I agree that most of the article is FUD, though the author does have some
valid points in the “Security Posture” section (e.g. Mint ought to validate
your email address before they depend on it for recovering an account).

The author suggests the use of challenge questions; I think on the surface
that sounds like a great idea, but most challenge questions can be guessed
based on what friends/family know or what a person writes online, and the
testing I did with user-provided questions showed that users will write
obvious questions or even write a question with an answer that is the question
itself.

I’m surprised that the author didn’t write more about _who_ has access to the
information. I think that’s a very valid question regarding their security and
privacy. Additionally, while their data-retention policies seem reasonable
(backups and aggregate data), some guidance as to how long those backups are
kept and what aggregate data is collected would be informative.

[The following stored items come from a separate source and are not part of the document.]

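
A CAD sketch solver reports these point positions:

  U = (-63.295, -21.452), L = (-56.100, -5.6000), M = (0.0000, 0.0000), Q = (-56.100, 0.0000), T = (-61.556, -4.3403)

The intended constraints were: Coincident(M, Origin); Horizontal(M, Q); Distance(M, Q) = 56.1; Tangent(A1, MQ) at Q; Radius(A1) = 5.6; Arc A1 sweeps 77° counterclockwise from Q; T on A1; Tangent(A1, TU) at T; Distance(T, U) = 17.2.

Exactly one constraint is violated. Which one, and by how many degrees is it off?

Tangent(A1, TU) at T — off by 7.20°.

M = (0.00, 0.00) ✓; M.y = 0.00, Q.y = 0.00 ✓; |MQ| = 56.10 ✓; ∠(LQ, QM) = 90.00° ✓; |LQ| = 5.600 ✓; bearing(L→T) − bearing(L→Q) = 77.00° ✓; |LT| = 5.600 ✓; ∠(LT, TU) = 82.80° ✗; |TU| = 17.20 ✓.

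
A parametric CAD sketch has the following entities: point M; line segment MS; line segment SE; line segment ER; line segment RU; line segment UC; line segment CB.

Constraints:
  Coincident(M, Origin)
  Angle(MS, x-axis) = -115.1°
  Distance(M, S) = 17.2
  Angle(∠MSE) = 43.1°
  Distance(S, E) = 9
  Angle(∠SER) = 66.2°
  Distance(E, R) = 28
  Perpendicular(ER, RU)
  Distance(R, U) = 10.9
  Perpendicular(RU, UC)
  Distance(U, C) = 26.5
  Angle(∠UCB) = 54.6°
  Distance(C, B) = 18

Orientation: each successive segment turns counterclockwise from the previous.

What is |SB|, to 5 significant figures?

14.594

M is at the origin; MS runs at -115.1° with length 17.2, so S = (-7.2962, -15.576). ∠MSE = 43.1° gives SE at 21.800° from the x-axis; with |SE| = 9.0, E = (1.0601, -12.233). ∠SER = 66.2° gives ER at 135.60° from the x-axis; with |ER| = 28.0, R = (-18.945, 7.3571). ER is perpendicular to RU, so RU runs at -134.40°; with |RU| = 10.9, U = (-26.571, -0.43065). RU ⟂ UC, so UC runs at -44.400°; with |UC| = 26.5, C = (-7.6379, -18.972). ∠UCB = 54.6° gives CB at 81.000° from the x-axis; with |CB| = 18.0, B = (-4.8221, -1.1933). Then |SB| = |B − S| = 14.594.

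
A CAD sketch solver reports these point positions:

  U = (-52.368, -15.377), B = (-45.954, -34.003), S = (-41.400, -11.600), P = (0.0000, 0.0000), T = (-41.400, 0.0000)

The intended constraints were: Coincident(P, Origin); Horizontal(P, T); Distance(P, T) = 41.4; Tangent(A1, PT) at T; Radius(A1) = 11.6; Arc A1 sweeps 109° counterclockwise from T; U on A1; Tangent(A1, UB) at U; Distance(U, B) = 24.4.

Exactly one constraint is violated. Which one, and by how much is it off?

Distance(U, B) = 24.4 — off by 4.70.

P = (0.00, 0.00) ✓; P.y = 0.00, T.y = 0.00 ✓; |PT| = 41.40 ✓; ∠(ST, TP) = 90.00° ✓; |ST| = 11.60 ✓; bearing(S→U) − bearing(S→T) = 109.0° ✓; |SU| = 11.60 ✓; ∠(SU, UB) = 90.00° ✓; |UB| = 19.70 ✗.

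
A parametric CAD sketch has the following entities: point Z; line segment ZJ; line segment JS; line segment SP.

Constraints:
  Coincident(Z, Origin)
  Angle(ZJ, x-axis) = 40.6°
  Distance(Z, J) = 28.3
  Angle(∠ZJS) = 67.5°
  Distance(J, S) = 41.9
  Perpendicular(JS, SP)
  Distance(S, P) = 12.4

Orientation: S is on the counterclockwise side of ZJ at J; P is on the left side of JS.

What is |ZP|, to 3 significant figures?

34.0

Z is at the origin; ZJ runs at 40.6° with length 28.3, so J = 28.3·(cos 40.6°, sin 40.6°) = (21.5, 18.4). ∠ZJS = 67.5°, so JS runs at 40.6° + (180° − 67.5°) = 153° from the x-axis; with |JS| = 41.9, S = J + 41.9·(cos 153°, sin 153°) = (-15.9, 37.4). JS ⟂ SP; with |SP| = 12.4 on the left of JS, P = S + 12.4·(-0.452, -0.892) = (-21.5, 26.3). Then |ZP| = |P − Z| = 34.0.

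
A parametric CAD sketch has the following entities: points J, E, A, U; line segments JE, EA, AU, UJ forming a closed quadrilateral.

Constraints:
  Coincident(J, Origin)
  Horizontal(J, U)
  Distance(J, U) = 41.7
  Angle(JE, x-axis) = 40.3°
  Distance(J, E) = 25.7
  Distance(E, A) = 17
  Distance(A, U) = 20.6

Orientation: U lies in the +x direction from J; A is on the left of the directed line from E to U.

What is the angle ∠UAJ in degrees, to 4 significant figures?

76.52°

Checks: JE at 40.30° ✓; |EA| = 17.00 ✓; |AU| = 20.60 ✓.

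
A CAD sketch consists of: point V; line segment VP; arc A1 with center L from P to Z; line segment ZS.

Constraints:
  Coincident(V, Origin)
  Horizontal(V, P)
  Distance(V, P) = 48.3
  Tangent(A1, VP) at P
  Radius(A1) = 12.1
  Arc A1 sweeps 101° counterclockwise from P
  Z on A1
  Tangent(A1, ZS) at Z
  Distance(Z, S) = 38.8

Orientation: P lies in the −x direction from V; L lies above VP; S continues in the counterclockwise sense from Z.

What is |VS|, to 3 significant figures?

68.4

V is at the origin; VP is horizontal with |VP| = 48.3 and P on the −x side, so P = (-48.3, 0.00). A1 meets VP tangentially, so LP is at right angles to VP, so L = P + (0, 12.1) = (-48.3, 12.1). On A1, P sits at bearing -90° from L; a 101° counterclockwise sweep puts Z at bearing 11°, so Z = L + 12.1·(cos 11°, sin 11°) = (-36.4, 14.4). Tangency of A1 to ZS means the radius LZ is perpendicular to ZS, so ZS runs along (−sin 11°, cos 11°); with |ZS| = 38.8, S = (-43.8, 52.5). Then |VS| = |S − V| = 68.4.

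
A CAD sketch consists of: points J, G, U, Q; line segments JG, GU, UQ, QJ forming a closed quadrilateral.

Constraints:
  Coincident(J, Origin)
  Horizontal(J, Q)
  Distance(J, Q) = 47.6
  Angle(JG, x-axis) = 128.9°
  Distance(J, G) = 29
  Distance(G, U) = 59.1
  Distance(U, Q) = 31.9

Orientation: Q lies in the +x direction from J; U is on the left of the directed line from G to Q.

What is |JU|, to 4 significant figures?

50.86

Checks: |GU| = 59.10 ✓; |UQ| = 31.90 ✓.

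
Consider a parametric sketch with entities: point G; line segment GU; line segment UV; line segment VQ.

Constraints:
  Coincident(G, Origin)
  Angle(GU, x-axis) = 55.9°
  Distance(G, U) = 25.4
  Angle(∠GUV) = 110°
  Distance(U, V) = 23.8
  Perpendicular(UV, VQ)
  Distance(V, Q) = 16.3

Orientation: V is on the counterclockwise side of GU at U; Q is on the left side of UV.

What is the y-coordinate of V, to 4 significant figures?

40.31

G is at the origin; GU runs at 55.9° with length 25.4, so U = 25.4·(cos 55.9°, sin 55.9°) = (14.24, 21.03). ∠GUV = 110.0°, so UV runs at 55.9° + (180° − 110.0°) = 125.9° from the x-axis; with |UV| = 23.8, V = U + 23.8·(cos 125.9°, sin 125.9°) = (0.2846, 40.31). So V.y = 40.31.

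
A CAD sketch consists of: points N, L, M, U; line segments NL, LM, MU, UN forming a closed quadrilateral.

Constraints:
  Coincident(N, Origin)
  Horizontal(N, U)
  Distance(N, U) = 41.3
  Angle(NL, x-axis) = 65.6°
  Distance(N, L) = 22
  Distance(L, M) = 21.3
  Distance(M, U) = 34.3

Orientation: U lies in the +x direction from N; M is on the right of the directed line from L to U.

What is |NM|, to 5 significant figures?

7.1157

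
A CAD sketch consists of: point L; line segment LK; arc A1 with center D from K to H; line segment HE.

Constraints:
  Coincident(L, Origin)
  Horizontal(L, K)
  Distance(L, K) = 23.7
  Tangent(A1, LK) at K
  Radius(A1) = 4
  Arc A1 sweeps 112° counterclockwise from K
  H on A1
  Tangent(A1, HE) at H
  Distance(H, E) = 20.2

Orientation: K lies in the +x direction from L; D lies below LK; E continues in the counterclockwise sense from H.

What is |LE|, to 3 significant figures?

36.7

L is at the origin; LK is horizontal with |LK| = 23.7 and K on the +x side, so K = (23.7, 0.00). The tangent condition forces DK to be normal to LK, so D = K + (0, -4) = (23.7, -4.00). On A1, K sits at bearing 90° from D; a 112° counterclockwise sweep puts H at bearing 202°, so H = D + 4.0·(cos 202°, sin 202°) = (20.0, -5.50). Tangency of A1 to HE means the radius DH is perpendicular to HE, so HE runs along (−sin 202°, cos 202°); with |HE| = 20.2, E = (27.6, -24.2). Then |LE| = |E − L| = 36.7.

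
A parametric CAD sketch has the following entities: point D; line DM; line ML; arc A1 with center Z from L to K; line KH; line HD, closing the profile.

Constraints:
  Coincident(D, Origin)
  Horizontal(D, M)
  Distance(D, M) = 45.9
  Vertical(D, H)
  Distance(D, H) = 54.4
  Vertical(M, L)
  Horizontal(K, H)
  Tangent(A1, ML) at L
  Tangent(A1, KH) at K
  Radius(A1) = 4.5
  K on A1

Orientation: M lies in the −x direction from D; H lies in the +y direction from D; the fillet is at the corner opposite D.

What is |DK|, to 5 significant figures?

68.362

D is at the origin; DM is horizontal with |DM| = 45.9 and M on the −x side, so M = (-45.900, 0.0000). D and H share the same x with |DH| = 54.4 and H on the +y side, so H = (0.0000, 54.400). The virtual corner opposite D is at (-45.900, 54.400). A1 meets ML tangentially, so ZL is at right angles to ML and A1 meets KH tangentially, so ZK is at right angles to KH, with radius 4.5, so the center Z sits 4.5 in from both sides at Z = (-41.400, 49.900). That places the tangent points at L = (-45.900, 49.900) on ML and K = (-41.400, 54.400) on KH. Then |DK| = |K − D| = 68.362.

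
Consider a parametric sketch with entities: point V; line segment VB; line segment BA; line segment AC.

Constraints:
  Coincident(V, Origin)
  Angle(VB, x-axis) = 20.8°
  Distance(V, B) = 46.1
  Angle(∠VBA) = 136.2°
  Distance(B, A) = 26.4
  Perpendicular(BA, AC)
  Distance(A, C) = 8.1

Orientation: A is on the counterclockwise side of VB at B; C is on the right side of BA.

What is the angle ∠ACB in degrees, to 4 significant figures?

72.94°

V is at the origin; VB runs at 20.8° with length 46.1, so B = 46.1·(cos 20.8°, sin 20.8°) = (43.10, 16.37). ∠VBA = 136.2°, so BA runs at 20.8° + (180° − 136.2°) = 64.60° from the x-axis; with |BA| = 26.4, A = B + 26.4·(cos 64.60°, sin 64.60°) = (54.42, 40.22). BA ⟂ AC; with |AC| = 8.1 on the right of BA, C = A + 8.1·(0.9033, -0.4289) = (61.74, 36.74). Then cos ∠ACB = CA·CB / (|CA||CB|), giving 72.94°.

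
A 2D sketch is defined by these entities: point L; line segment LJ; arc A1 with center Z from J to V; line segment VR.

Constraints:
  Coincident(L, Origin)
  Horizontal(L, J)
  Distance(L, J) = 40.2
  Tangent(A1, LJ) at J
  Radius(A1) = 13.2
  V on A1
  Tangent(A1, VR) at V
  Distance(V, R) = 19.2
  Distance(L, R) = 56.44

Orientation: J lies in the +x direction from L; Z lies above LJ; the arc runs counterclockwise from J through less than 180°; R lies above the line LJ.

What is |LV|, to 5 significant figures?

55.391

Checks: |ZJ| = 13.20 ✓; |ZV| = 13.20 ✓; ∠(ZV, VR) = 90.00° ✓; |VR| = 19.20 ✓; |LR| = 56.44 ✓.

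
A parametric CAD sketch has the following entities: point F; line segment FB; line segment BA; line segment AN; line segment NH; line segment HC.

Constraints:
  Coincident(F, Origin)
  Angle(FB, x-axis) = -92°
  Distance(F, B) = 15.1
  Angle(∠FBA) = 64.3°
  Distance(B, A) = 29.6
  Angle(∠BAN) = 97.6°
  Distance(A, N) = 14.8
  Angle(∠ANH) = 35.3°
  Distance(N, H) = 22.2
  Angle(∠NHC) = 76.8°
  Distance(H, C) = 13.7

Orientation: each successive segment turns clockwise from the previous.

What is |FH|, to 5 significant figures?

18.137

∠BAN = 97.6° gives AN at 69.900° from the x-axis; with |AN| = 14.8, N = (-21.648, 12.567). ∠ANH = 35.3° gives NH at -74.800° from the x-axis; with |NH| = 22.2, H = (-15.828, -8.8562). Then |FH| = |H − F| = 18.137.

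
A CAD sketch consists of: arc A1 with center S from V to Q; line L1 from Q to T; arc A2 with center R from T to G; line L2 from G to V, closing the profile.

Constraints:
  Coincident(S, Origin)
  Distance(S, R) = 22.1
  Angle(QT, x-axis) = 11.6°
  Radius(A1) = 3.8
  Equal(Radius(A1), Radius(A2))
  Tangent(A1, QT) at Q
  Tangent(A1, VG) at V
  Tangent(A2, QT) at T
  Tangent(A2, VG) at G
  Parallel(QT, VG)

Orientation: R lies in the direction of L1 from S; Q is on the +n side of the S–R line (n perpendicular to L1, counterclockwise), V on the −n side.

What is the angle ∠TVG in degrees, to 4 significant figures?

18.98°

The slot axis is L1's direction at 11.6°, so u = (cos 11.6°, sin 11.6°) = (0.9796, 0.2011) and n = (−sin 11.6°, cos 11.6°) = (-0.2011, 0.9796). S is at the origin and R lies 22.1 along u from S, so R = 22.1·u = (21.65, 4.444). Tangency of A1 to both parallel lines with radius 3.8 puts Q and V at S ± 3.8·n: Q = (-0.7641, 3.722), V = (0.7641, -3.722). Equal radii place T and G the same way about R: T = R + 3.8·n = (20.88, 8.166), G = R − 3.8·n = (22.41, 0.7214). Then cos ∠TVG = VT·VG / (|VT||VG|), giving 18.98°.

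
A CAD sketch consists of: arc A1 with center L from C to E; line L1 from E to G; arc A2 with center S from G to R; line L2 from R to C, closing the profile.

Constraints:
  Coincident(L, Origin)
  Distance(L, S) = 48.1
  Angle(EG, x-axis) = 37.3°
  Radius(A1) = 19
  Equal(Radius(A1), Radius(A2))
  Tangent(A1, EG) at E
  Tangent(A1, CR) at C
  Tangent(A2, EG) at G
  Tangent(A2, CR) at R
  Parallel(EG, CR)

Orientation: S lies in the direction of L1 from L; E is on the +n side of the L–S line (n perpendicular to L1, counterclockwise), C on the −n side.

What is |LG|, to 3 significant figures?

51.7

Tangency of A1 to both parallel lines with radius 19.0 puts E and C at L ± 19.0·n: E = (-11.5, 15.1), C = (11.5, -15.1). Equal radii place G and R the same way about S: G = S + 19.0·n = (26.7, 44.3), R = S − 19.0·n = (49.8, 14.0). Then |LG| = |G − L| = 51.7.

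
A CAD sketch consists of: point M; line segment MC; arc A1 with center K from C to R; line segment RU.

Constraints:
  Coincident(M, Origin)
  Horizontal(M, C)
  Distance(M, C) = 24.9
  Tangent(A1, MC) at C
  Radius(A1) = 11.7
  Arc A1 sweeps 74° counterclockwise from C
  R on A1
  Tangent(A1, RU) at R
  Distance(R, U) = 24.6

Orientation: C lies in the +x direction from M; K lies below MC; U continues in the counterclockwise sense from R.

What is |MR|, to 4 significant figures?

16.07

Since A1 is tangent to MC there, KC ⟂ MC, so K = C + (0, -11.7) = (24.90, -11.70). On A1, C sits at bearing 90° from K; a 74° counterclockwise sweep puts R at bearing 164°, so R = K + 11.7·(cos 164°, sin 164°) = (13.65, -8.475). Then |MR| = |R − M| = 16.07.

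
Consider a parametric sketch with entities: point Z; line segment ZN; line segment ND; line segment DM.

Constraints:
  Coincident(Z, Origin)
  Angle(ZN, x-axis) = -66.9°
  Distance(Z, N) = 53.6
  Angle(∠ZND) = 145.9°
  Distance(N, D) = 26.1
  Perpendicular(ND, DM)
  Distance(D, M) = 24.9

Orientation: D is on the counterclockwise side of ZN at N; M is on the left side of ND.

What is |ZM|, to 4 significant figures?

70.67

Z is at the origin; ZN runs at -66.9° with length 53.6, so N = 53.6·(cos -66.9°, sin -66.9°) = (21.03, -49.30). ∠ZND = 145.9°, so ND runs at -66.9° + (180° − 145.9°) = -32.80° from the x-axis; with |ND| = 26.1, D = N + 26.1·(cos -32.80°, sin -32.80°) = (42.97, -63.44). ND ⟂ DM; with |DM| = 24.9 on the left of ND, M = D + 24.9·(0.5417, 0.8406) = (56.46, -42.51). Then |ZM| = |M − Z| = 70.67.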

In short: the article is a good attempt to review Mint’s security policies,
but I think the author should have done a little bit more investigation.

------
Groxx
ya know... after all that, I actually think I would feel _better_ about the
site. It's a half-decent breakdown, though FUD-heavy (especially U and D), and
lots of parts of it point out _significantly_ better practices than my banks
currently employ.

------
jowens
Hey, thanks for the comments. If you're interested and want to help make the
article better there's a follow-up posting incorporating some of the feedback.
Thanks

<http://www.jasonowens.com/follow-up-to-is-mint-com-safe/>

------
dalore
Anyone know a good Mint alternative for the UK?